Investing can sometimes seem like either like a gamble or very dull.
At the "gambling" end of the spectrum are shares, with the possibility of swift ups in price and swift drops in price.
At the other end is cash in the bank -- a predictable investment with few changes day-to-day or month-on-month.
Investors looking for a middle ground and looking to diversify do have other options. They can consider bonds.
Bonds are something of a mystery to many people -- perhaps because they are not often talked about.
But bonds can play an important role in managing investments.
They can be a half way house between the risk of shares and property and the safety of cash.
How do bonds work?
At the most basic level, a bond is a loan.
Or, more technically, it is a large loan that has been split into packages and sold to investors.
Bond holders typically make money by receiving regular payments of interest (known as coupons) during the life of the loan. When the loan ends, their original investment is returned.
Bonds may have lives of just a year or two or for 10, 20 or even 30 years.
You can buy individual bonds or opt for units in a bond fund run by an asset manager.
Like shares, bonds or bond funds can usually be sold at any time and the value of your investment may rise or fall.
But bond prices usually move less than shares. That is why they are considered safer than shares but they are more risky than a bank deposit.
The original investment and the coupon payments are secure for bonds, while with shares, there is no guarantee of receiving dividend payments -- or your original investment.
Looking a bit more closely, there are two main types of bonds -- corporate bonds and government bonds.
Corporate bonds are loans made by companies. Government bonds are loans made by governments.

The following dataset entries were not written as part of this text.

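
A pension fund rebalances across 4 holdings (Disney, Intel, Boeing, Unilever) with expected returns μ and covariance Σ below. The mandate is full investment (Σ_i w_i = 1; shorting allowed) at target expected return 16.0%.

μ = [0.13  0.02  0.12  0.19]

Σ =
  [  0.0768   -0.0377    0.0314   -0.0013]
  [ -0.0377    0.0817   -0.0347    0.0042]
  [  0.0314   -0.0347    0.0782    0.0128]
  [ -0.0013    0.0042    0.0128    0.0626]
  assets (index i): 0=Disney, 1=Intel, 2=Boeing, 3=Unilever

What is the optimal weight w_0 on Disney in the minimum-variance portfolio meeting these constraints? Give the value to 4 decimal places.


u=Σ⁻¹μ = [2.0872  1.4352  0.8744  2.8034]
v=Σ⁻¹𝟙 = [20.6461  27.4567  14.7928  11.5363]
a=μᵀu=0.937612  b=𝟙ᵀu=7.200168  c=𝟙ᵀv=74.431992  D=ac−b²=17.945877
λ₁=(c·0.160−b)/D = (74.431992·0.160−7.200168)/17.945877 = 0.262397
λ₂=(a−b·0.160)/D = (0.937612−7.200168·0.160)/17.945877 = -0.011948
w* = 0.262397·u + -0.011948·v:
  w_0 = 0.262397·2.0872 + -0.011948·20.6461 = 0.3010  (Disney)
  w_1 = 0.262397·1.4352 + -0.011948·27.4567 = 0.0485  (Intel)
  w_2 = 0.262397·0.8744 + -0.011948·14.7928 = 0.0527  (Boeing)
  w_3 = 0.262397·2.8034 + -0.011948·11.5363 = 0.5978  (Unilever)
Σw_i=1.0000  μᵀw=0.1600
σ²=wᵀΣw=λ₁·μ_p+λ₂ = 0.262397·0.160 + -0.011948 = 0.030036 ≈ 0.0300

0.3010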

Corporate bonds are more risky because the company issuing the bond may go bankrupt. In bankruptcy, though, bond holders are paid before shareholders.
Governments rarely go bankrupt so government bonds are safer than corporate bonds. And the lower interest rate on government bonds reflects this.
Getting more technical, different types of bonds are designed to work in different financial conditions. In particular, index-linked bonds pay coupons and the original investment in a way that compensates for inflation. The can be attractive to investors who want to ensure the value of their investment does not fall if prices rise.
Bonds don't have to be part of your investment portfolio.
Some people are happy to invest exclusively in shares and property but if you want to spread your investment risk, if you want to diversify, remember that there is always a half way house in bonds.